It might have happened to you at the grocery store. You walked down the frozen foods aisle, listlessly glancing from side to side, more browsing than looking for anything specific. Oh, those Reese’s ice cream bars look kinda neat, you might have thought before eventually settling on a more conservative choice like a pint of Häagen-Dazs chocolate. As the inner voices narrating the personal drama of your Wednesday evening played out slowly in your mind like a couple of hamsters on ketamine, someone brushed past you.
You glanced up, barely registering a person in a pink tee shirt and flip flops walking past you. You looked back down, and then back up, and you saw a person in a pink tee shirt and flip flops walking past you again, in the same direction. Wait, didn’t that person just walk past me? I swear I just saw them, Larry the hamster squeaks in confusion. I... huh. Befuddled, you started for the vegetable aisle to acquire items that would ultimately decorate the crisper drawer in your fridge for two weeks.

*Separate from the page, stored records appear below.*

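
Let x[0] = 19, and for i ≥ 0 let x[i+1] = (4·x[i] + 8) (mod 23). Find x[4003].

Listing terms: x[0] = 19,  x[1] = 15,  x[2] = 22,  x[3] = 4,  x[4] = 1,  x[5] = 12,  x[6] = 10,  x[7] = 2,  x[8] = 16,  x[9] = 3,  x[10] = 20,  x[11] = 19.
Since x[11] = x[0] = 19, the sequence is periodic with period 11.
(4003 - 0) mod 11 = 10, so x[4003] = x[10] = 20.

20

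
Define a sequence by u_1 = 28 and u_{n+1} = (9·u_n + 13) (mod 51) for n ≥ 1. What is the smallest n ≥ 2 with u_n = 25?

6

We have u_1 = 28, u_2 = 10, u_3 = 1, u_4 = 22, u_5 = 7, u_6 = 25, u_7 = 34, u_8 = 13, u_9 = 28.
Since u_9 = u_1 = 28, the sequence is periodic with period 8.
The value 25 first appears (with n ≥ 2) at u_6.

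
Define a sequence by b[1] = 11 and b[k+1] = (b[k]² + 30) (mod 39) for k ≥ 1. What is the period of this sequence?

6

Listing terms: b[1] = 11, b[2] = 34, b[3] = 16, b[4] = 13, b[5] = 4, b[6] = 7, b[7] = 1, b[8] = 31, b[9] = 16.
Since b[9] = b[3] = 16, the sequence is eventually periodic: after a pre-period of length 2 it cycles with period 6.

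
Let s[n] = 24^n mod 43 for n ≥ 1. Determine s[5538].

4

We have s[1] = 24,  s[2] = 17,  s[3] = 21,  s[4] = 31,  s[5] = 13,  s[6] = 11,  s[7] = 6,  s[8] = 15,  s[9] = 16,  s[10] = 40,  s[11] = 14,  s[12] = 35,  s[13] = 23,  s[14] = 36,  s[15] = 4,  s[16] = 10,  s[17] = 25,  s[18] = 41,  s[19] = 38,  s[20] = 9,  s[21] = 1,  s[22] = 24.
The sequence repeats with period 21.
(5538 - 1) mod 21 = 14, so s[5538] = s[15] = 4.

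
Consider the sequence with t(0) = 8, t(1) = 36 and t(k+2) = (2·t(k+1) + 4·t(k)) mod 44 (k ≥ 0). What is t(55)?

40

Computing terms: t(0) = 8,  t(1) = 36,  t(2) = 16,  t(3) = 0,  t(4) = 20,  t(5) = 40,  t(6) = 28,  t(7) = 40,  t(8) = 16,  t(9) = 16,  t(10) = 8,  t(11) = 36.
Since (t(10), t(11)) = (t(0), t(1)) = (8, 36) (two consecutive terms determine the rest), the sequence is periodic with period 10.
So t(55) = t(0 + ((55-0) mod 10)) = t(5) = 40.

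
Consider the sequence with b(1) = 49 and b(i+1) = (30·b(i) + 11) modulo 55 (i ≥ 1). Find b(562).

Computing terms: b(1) = 49; b(2) = 51; b(3) = 1; b(4) = 41; b(5) = 31; b(6) = 6; b(7) = 26; b(8) = 21; b(9) = 36; b(10) = 46; b(11) = 16; b(12) = 51.
Since b(12) = b(2) = 51, the sequence is eventually periodic: after a pre-period of length 1 it cycles with period 10.
For i ≥ 2, b(i) depends only on (i - 2) mod 10. (562 - 2) mod 10 = 0, so b(562) = b(2) = 51.

51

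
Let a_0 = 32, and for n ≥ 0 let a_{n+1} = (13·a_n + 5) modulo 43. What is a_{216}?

13

Listing terms: a_0 = 32,  a_1 = 34,  a_2 = 17,  a_3 = 11,  a_4 = 19,  a_5 = 37,  a_6 = 13,  a_7 = 2,  a_8 = 31,  a_9 = 21,  a_{10} = 20,  a_{11} = 7,  a_{12} = 10,  a_{13} = 6,  a_{14} = 40,  a_{15} = 9,  a_{16} = 36,  a_{17} = 0,  a_{18} = 5,  a_{19} = 27,  a_{20} = 12,  a_{21} = 32.
Since a_{21} = a_0 = 32, the sequence is periodic with period 21.
(216 - 0) mod 21 = 6, so a_{216} = a_6 = 13.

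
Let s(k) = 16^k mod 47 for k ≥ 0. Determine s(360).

Computing terms: s(0) = 1; s(1) = 16; s(2) = 21; s(3) = 7; s(4) = 18; s(5) = 6; s(6) = 2; s(7) = 32; s(8) = 42; s(9) = 14; s(10) = 36; s(11) = 12; s(12) = 4; s(13) = 17; s(14) = 37; s(15) = 28; s(16) = 25; s(17) = 24; s(18) = 8; s(19) = 34; s(20) = 27; s(21) = 9; s(22) = 3; s(23) = 1.
Since s(23) = s(0) = 1, the sequence is periodic with period 23.
So s(360) = s(0 + ((360-0) mod 23)) = s(15) = 28.

28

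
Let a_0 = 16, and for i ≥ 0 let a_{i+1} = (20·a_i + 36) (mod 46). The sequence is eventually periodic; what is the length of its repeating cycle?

a_0 = 16, a_1 = 34, a_2 = 26, a_3 = 4, a_4 = 24, a_5 = 10, a_6 = 6, a_7 = 18, a_8 = 28, a_9 = 44, a_{10} = 42, a_{11} = 2, a_{12} = 30, a_{13} = 38, a_{14} = 14, a_{15} = 40, a_{16} = 8, a_{17} = 12, a_{18} = 0, a_{19} = 36, a_{20} = 20, a_{21} = 22, a_{22} = 16.
Since a_{22} = a_0 = 16, the sequence is periodic with period 22.

22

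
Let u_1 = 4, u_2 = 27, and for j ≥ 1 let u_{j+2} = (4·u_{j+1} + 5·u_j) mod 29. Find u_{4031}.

6

We have u_1 = 4; u_2 = 27; u_3 = 12; u_4 = 9; u_5 = 9; u_6 = 23; u_7 = 21; u_8 = 25; u_9 = 2; u_{10} = 17; u_{11} = 20; u_{12} = 20; u_{13} = 6; u_{14} = 8; u_{15} = 4; u_{16} = 27.
Since (u_{15}, u_{16}) = (u_1, u_2) = (4, 27) (two consecutive terms determine the rest), the sequence is periodic with period 14.
So u_{4031} = u_{1 + ((4031-1) mod 14)} = u_{13} = 6.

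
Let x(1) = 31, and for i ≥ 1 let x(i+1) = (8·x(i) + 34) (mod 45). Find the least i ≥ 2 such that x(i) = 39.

4

We have x(1) = 31,  x(2) = 12,  x(3) = 40,  x(4) = 39,  x(5) = 31.
Since x(5) = x(1) = 31, the sequence is periodic with period 4.
The value 39 first appears (with i ≥ 2) at x(4).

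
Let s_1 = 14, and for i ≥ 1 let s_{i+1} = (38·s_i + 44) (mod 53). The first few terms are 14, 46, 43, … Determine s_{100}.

Listing terms: s_1 = 14; s_2 = 46; s_3 = 43; s_4 = 35; s_5 = 49; s_6 = 51; s_7 = 21; s_8 = 47; s_9 = 28; s_{10} = 48; s_{11} = 13; s_{12} = 8; s_{13} = 30; s_{14} = 18; s_{15} = 39; s_{16} = 42; s_{17} = 50; s_{18} = 36; s_{19} = 34; s_{20} = 11; s_{21} = 38; s_{22} = 4; s_{23} = 37; s_{24} = 19; s_{25} = 24; s_{26} = 2; s_{27} = 14.
Since s_{27} = s_1 = 14, the sequence is periodic with period 26.
(100 - 1) mod 26 = 21, so s_{100} = s_{22} = 4.

4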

Or, it might have happened to you while you were sitting at home, reading. Perhaps you dropped a pen and glanced down to locate it before picking it up, only to find that the pen seemingly no longer existed. OK, I bet it’s just wedged under the rug or something, you thought before checking. Nope. Not under the table, the chair, the couch. Not in the room next door. One moment, a pen existed. The next moment, you dropped it into Neverwhere.
Most of us have had a brief moment in which the world ceases to make sense. It isn’t hard to find more intense anecdotes than these on the internet, stories of a glitch in the matrix, so to speak.
The Mariners’ version of an anecdote would seem, at first glance, to be on the less extreme side of things. Coming into tonight, the Mariners were 19-7 in one-run games. Most teams should expect to end up approximately .500 in one-run games, with great teams of course performing better and poor teams worse. The probability of a .500-ish team like the Mariners performing as well as they have is about 1.5%. Not impossible (obviously, since it happened), but excessively unlikely.
The Mariners are not likely to suddenly lose 12 one-run games in a row, as the gambler’s fallacy would suggest, but they are also not likely to maintain a .731 winning percentage in one-run games. The luck had to run dry at some point.
As it happened, tonight was the night. Yusei Kikuchi took the hill for his first start since being named an American League All Star. Kikuchi has been enjoying a continuation of his excellent 2020 performance. Concerns about the disparity between his 3.18 ERA and 4.29 FIP coming into tonight had been assuaged somewhat by an abysmal (and apparently unsustainable) 23.1% HR/FB rate. The main weakness in his game has been dingers. He’s gotta stop giving those up at some point, right?
Hopefully! Though, um, not tonight.
It’s hard to chalk it up to bad luck when you hang a pitch that badly to Aaron Judge. Kikuchi missed his spot way up and got punished for it. To Kikuchi’s credit, he hung on. After two innings riddled with hard-hit baseballs, command issues, and dingers, Kikuchi settled down to retire the last seven batters he faced. He ended up going 5.0 innings. The five runs weren’t great, but they gave the M’s a chance.
And boy, did the M’s have a chance. After would-be starting pitcher Domingo Germán’s start was cancelled due to an “emergency root canal”, reliever Nick Nelson was pressed into emergency service. His 0.2 innings of work were terrible. Nelson gave up three walks and plunked Mitch Haniger. Despite the wonderful opportunity to give their All Star some run support, the Mariners failed to record a hit in the first inning and recorded just a single run.
Reliever Luis Cessa was far more effective against the Mariners. Cessa ended up allowing just one hit through four innings before Germán was called into duty, presumably with an uncomfortably numb face (or a really painful mouth). The newly toothless Germán allowed a no-doubt dinger to Tom Murphy in the sixth inning, keeping things interesting for the rest of the game.
Alas, Murphy was the last Mariner of the game to reach base. The final ten Mariners were retired in order, half of them striking out in the process. It was a cruel way to go. The four-run lead cushioned the Yankees’ lead just enough for us to distance ourselves from the outcome early. Murphy’s dinger re-ignited hope, but came just early enough that the hope was long, drawn out, and, when proved fruitless, ultimately exasperating.
The Mariners and Yankees are now tied at 3.5 games back of a Wild Card spot, and they’ll have a chance to go at it one more time tomorrow. Any game in which Justus Sheffield isn’t starting feels winnable for the Mariners. Logan Gilbert will be starting, and one neat thing about him is that he is not Justus Sheffield.